Josephus, who is an ancient historian outside of the Bible, and Tacitus, who is another historian outside of the Bible—not necessarily Christians, they just tell history—they confirm that all of this happened just like Jesus promised. The people in the city literally starting starving to death and dehydrating.
This went on for months. As I told you previously in another sermon, Josephus records that upwards of a million people died. Tacitus says that perhaps that number was 500,000. Whatever it is, it was a holocaust in that day and people died. And by the time the Romans decided that they would actually take the city and the temple, there was no resistance. People were dead, they were malnourished, they were starving, they were dying, they were grieving, they were hopeless.
And the city was besieged. And the command was given to not destroy the temple, but there was, according to history, an “accidental”—again, the sovereignty of God—an accidental fire was started by a soldier that destroyed a certain portion of the city and temple. And so then the order was given to literally raze the city, to take it all to the ground. And the city of Jerusalem was laid waste. And the temple was literally torn apart stone by stone.
Judaism was about the temple, the priests, the sacrifices for sin. That has not existed since AD 70. It’s over.
When I was there talking to some devout Jews, very sweet, very nice, nothing personal, just a very important disagreement. They would say, “Oh, but one day Messiah will come and he will rebuild the temple and we’ll have sacrifices.” It’s been two thousand years. Furthermore, that area of the temple is now controlled by the Muslims. And the vast majority of people who live in the old city of Jerusalem in the walls are Muslims.
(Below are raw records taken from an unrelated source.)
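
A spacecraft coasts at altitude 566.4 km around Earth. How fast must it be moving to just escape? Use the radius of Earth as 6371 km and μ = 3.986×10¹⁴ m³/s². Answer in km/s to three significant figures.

r = 6371 + 566.4 = 6937.4 km = 6.9374×10⁶ m.
Escape speed v_esc = √(2μ/r) = √(2 × 3.986×10¹⁴ / 6.937×10⁶) = √(1.149×10⁸) = 10720 m/s.
= 10.72 km/s.

v_esc ≈ 10.7 km/s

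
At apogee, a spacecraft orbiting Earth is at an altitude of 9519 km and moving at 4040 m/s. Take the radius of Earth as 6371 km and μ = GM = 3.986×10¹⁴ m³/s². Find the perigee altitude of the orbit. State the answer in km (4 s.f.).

perigee altitude ≈ 1291 km

r_a = 6371 + 9519 = 15890 km = 1.589×10⁷ m.
Specific energy ε = v²/2 − μ/r = -1.692×10⁷ J/kg, so a = −μ/(2ε) = 1.178×10⁷ m.
The apsides satisfy r_p + r_a = 2a, so the perigee radius is 2a − r_a = 7.662×10⁶ m = 7662.1 km.
Perigee altitude = 7662.1 − 6371 = 1291.1 km.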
This is not going to be the revival of Judaism. It’s over. Why? Because we don’t need it. We don’t need the temple, we don’t need the priests, we don’t need the sacrifices. We have Jesus. He is our Holy of Holies. He our Great High Priest. He is the Lamb of God who takes away the sins of the world. And so the center of our faith today is not a place, it’s a person. We don’t go to Jerusalem. We don’t go to Mecca. We don’t go anywhere. We go to Jesus. He says he would never leave us, nor forsake us; that he would be with us always to the end of the age. We don’t go to be with God, but God has come to be with us in Jesus Christ Immanuel, which means “God is with us.”
"Immanuel" always makes me think of Christmas, probably because I most often hear that name in Christmas carols. As we begin preparations for the busy and festive Christmas season, let's keep that name in our hearts and celebrate His birth, His coming for US, above all else.